Nigeria’s national anti-trafficking agency has warned that young Nigerian women are being targeted by human traffickers who pressure them to sell their babies.
The National Agency for the Prohibition of Trafficking in Persons (Naptip) said that as a result of cultural pressures, many young women are afraid to tell their families that they are pregnant.
With little access to abortion and antenatal care, many are easily drawn to baby-sellers who keep them hidden—and captive—until the baby is born.
The baby trafficking trade in Nigeria is lucrative. Ten children are estimated to be sold each day, and in February alone nearly two dozen were rescued by security forces.

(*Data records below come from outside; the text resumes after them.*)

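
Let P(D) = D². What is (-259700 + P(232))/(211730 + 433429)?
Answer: -205876/645159 ≈ -0.31911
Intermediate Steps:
(-259700 + P(232))/(211730 + 433429) = (-259700 + 232²)/(211730 + 433429) = (-259700 + 53824)/645159 = -205876*1/645159 = -205876/645159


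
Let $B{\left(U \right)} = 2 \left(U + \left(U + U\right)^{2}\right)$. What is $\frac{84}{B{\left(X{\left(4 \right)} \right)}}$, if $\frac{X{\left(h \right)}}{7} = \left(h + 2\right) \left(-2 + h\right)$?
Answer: $\frac{1}{674} \approx 0.0014837$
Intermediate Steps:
$X{\left(h \right)} = 7 \left(-2 + h\right) \left(2 + h\right)$ ($X{\left(h \right)} = 7 \left(h + 2\right) \left(-2 + h\right) = 7 \left(2 + h\right) \left(-2 + h\right) = 7 \left(-2 + h\right) \left(2 + h\right)$)
$B{\left(U \right)} = 2 U + 8 U^{2}$ ($B{\left(U \right)} = 2 \left(U + \left(2 U\right)^{2}\right) = 2 \left(U + 4 U^{2}\right) = 2 U + 8 U^{2}$)
$\frac{84}{B{\left(X{\left(4 \right)} \right)}} = \frac{84}{2 \left(-28 + 7 \cdot 4^{2}\right) \left(1 + 4 \left(-28 + 7 \cdot 4^{2}\right)\right)} = \frac{84}{2 \left(-28 + 7 \cdot 16\right) \left(1 + 4 \left(-28 + 7 \cdot 16\right)\right)} = \frac{84}{2 \left(-28 + 112\right) \left(1 + 4 \left(-28 + 112\right)\right)} = \frac{84}{2 \cdot 84 \left(1 + 4 \cdot 84\right)} = \frac{84}{2 \cdot 84 \left(1 + 336\right)} = \frac{84}{2 \cdot 84 \cdot 337} = \frac{84}{56616} = 84 \cdot \frac{1}{56616} = \frac{1}{674}$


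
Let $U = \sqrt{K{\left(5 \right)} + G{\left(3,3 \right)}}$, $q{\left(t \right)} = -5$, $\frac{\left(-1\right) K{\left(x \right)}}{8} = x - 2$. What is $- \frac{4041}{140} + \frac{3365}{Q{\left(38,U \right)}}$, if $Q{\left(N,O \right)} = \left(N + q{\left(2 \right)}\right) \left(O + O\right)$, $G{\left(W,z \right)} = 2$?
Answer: $- \frac{4041}{140} - \frac{3365 i \sqrt{22}}{1452} \approx -28.864 - 10.87 i$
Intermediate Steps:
$K{\left(x \right)} = 16 - 8 x$ ($K{\left(x \right)} = - 8 \left(x - 2\right) = - 8 \left(-2 + x\right) = 16 - 8 x$)
$U = i \sqrt{22}$ ($U = \sqrt{\left(16 - 40\right) + 2} = \sqrt{-24 + 2} = \sqrt{-22} = i \sqrt{22} \approx 4.6904 i$)
$Q{\left(N,O \right)} = 2 O \left(-5 + N\right)$ ($Q{\left(N,O \right)} = \left(N - 5\right) \left(O + O\right) = \left(-5 + N\right) 2 O = 2 O \left(-5 + N\right)$)
$- \frac{4041}{140} + \frac{3365}{Q{\left(38,U \right)}} = - \frac{4041}{140} + \frac{3365}{2 i \sqrt{22} \left(-5 + 38\right)} = \left(-4041\right) \frac{1}{140} + \frac{3365}{2 i \sqrt{22} \cdot 33} = - \frac{4041}{140} + \frac{3365}{66 i \sqrt{22}} = - \frac{4041}{140} + 3365 \left(- \frac{i \sqrt{22}}{1452}\right) = - \frac{4041}{140} - \frac{3365 i \sqrt{22}}{1452}$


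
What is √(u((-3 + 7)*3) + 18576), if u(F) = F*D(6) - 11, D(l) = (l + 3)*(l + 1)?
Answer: 139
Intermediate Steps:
D(l) = (1 + l)*(3 + l) (D(l) = (3 + l)*(1 + l) = (1 + l)*(3 + l))
u(F) = -11 + 63*F (u(F) = F*(3 + 6² + 4*6) - 11 = F*(3 + 36 + 24) - 11 = F*63 - 11 = 63*F - 11 = -11 + 63*F)
√(u((-3 + 7)*3) + 18576) = √((-11 + 63*((-3 + 7)*3)) + 18576) = √((-11 + 63*(4*3)) + 18576) = √((-11 + 63*12) + 18576) = √((-11 + 756) + 18576) = √(745 + 18576) = √19321 = 139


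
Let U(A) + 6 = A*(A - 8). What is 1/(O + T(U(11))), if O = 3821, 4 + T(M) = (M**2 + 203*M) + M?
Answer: 1/10054 ≈ 9.9463e-5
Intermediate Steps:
U(A) = -6 + A*(-8 + A) (U(A) = -6 + A*(A - 8) = -6 + A*(-8 + A))
T(M) = -4 + M**2 + 204*M (T(M) = -4 + ((M**2 + 203*M) + M) = -4 + (M**2 + 204*M) = -4 + M**2 + 204*M)
1/(O + T(U(11))) = 1/(3821 + (-4 + (-6 + 11**2 - 8*11)**2 + 204*(-6 + 11**2 - 8*11))) = 1/(3821 + (-4 + (-6 + 121 - 88)**2 + 204*(-6 + 121 - 88))) = 1/(3821 + (-4 + 27**2 + 204*27)) = 1/(3821 + (-4 + 729 + 5508)) = 1/(3821 + 6233) = 1/10054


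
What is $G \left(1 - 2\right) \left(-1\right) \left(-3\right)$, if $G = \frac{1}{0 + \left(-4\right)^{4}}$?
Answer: $- \frac{3}{256} \approx -0.011719$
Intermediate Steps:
$G = \frac{1}{256}$ ($G = \frac{1}{0 + 256} = \frac{1}{256} \approx 0.0039063$)
$G \left(1 - 2\right) \left(-1\right) \left(-3\right) = \frac{\left(1 - 2\right) \left(-1\right)}{256} \left(-3\right) = \frac{\left(-1\right) \left(-1\right)}{256} \left(-3\right) = \frac{1}{256} \cdot 1 \left(-3\right) = \frac{1}{256} \left(-3\right) = - \frac{3}{256}$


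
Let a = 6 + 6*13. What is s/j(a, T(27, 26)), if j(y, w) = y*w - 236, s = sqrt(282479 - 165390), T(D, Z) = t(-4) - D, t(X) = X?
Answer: -sqrt(117089)/2840 ≈ -0.12049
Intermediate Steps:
T(D, Z) = -4 - D
s = sqrt(117089) ≈ 342.18
a = 84 (a = 6 + 78 = 84)
j(y, w) = -236 + w*y (j(y, w) = w*y - 236 = -236 + w*y)
s/j(a, T(27, 26)) = sqrt(117089)/(-236 + (-4 - 1*27)*84) = sqrt(117089)/(-236 + (-4 - 27)*84) = sqrt(117089)/(-236 - 31*84) = sqrt(117089)/(-236 - 2604) = sqrt(117089)/(-2840) = sqrt(117089)*(-1/2840) = -sqrt(117089)/2840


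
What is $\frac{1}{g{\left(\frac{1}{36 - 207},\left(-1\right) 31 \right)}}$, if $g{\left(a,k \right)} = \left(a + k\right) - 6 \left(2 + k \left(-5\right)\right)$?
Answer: $- \frac{171}{166384} \approx -0.0010277$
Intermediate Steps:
$g{\left(a,k \right)} = -12 + a + 31 k$ ($g{\left(a,k \right)} = \left(a + k\right) - 6 \left(2 - 5 k\right) = \left(a + k\right) + \left(-12 + 30 k\right) = -12 + a + 31 k$)
$\frac{1}{g{\left(\frac{1}{36 - 207},\left(-1\right) 31 \right)}} = \frac{1}{-12 + \frac{1}{36 - 207} + 31 \left(\left(-1\right) 31\right)} = \frac{1}{-12 + \frac{1}{-171} + 31 \left(-31\right)} = \frac{1}{-12 - \frac{1}{171} - 961} = \frac{1}{- \frac{166384}{171}} = - \frac{171}{166384}$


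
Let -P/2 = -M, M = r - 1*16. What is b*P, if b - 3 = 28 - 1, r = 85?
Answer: 4140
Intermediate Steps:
M = 69 (M = 85 - 1*16 = 85 - 16 = 69)
P = 138 (P = -(-2)*69 = -2*(-69) = 138)
b = 30 (b = 3 + (28 - 1) = 3 + 27 = 30)
b*P = 30*138 = 4140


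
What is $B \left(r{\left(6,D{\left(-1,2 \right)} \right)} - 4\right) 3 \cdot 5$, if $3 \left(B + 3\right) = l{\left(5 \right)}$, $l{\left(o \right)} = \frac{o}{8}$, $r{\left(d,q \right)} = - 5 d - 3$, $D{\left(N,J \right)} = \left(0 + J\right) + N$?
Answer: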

To lure mothers, traffickers use a variety of channels, including contacting them on social media or posing as social workers for pregnant women.
The Guardian reports:
“When I called and explained my situation, he asked me to meet him at a popular restaurant in town,” says Ebere, speaking to the Guardian in her home city of Enugu, in south-eastern Nigeria. “When we met, he offered to take me to his home and care for me until I gave birth, but only if I was willing to sell the baby to him.”
With no other options, Ebere accepted his offer. She moved in with the man without telling her family. For her, it was the best way to escape the trouble she’d have faced had she returned home, and she could make some money at the same time.
“I didn’t even ask him what he wanted to do with my baby,” Ebere says. “All I wanted was to get rid of the baby and take my money.”
After Ebere gave birth to a boy, the man she’d been living with sold the baby to a married couple. He gave the young girl 70,000 naira (about £140). Ebere returned to her family, telling them she had been kidnapped by traffickers who took her to a remote village and forced her to work as a domestic slave before freeing her.
Naptip said that poor funding and insufficient police collaboration has hampered efforts to address human trafficking in Nigeria.
The judicial system is an additional obstacle. Trials can last for years, leaving victims in limbo, and judges often decline to work on their cases.
Sadly, many of Nigeria’s young women in poverty may actively seek out traffickers, seeing no financial option other than to sell their baby.
The Caprecon Development and Peace Initiative, an NGO that supports single mothers and victims of trafficking, said that many of those they had supported financially had previously contacted baby traffickers.
The case is an important reminder that any effort to tackle human trafficking and modern slavery must involve addressing the root causes of these issues, including poverty, inequality, and sexism.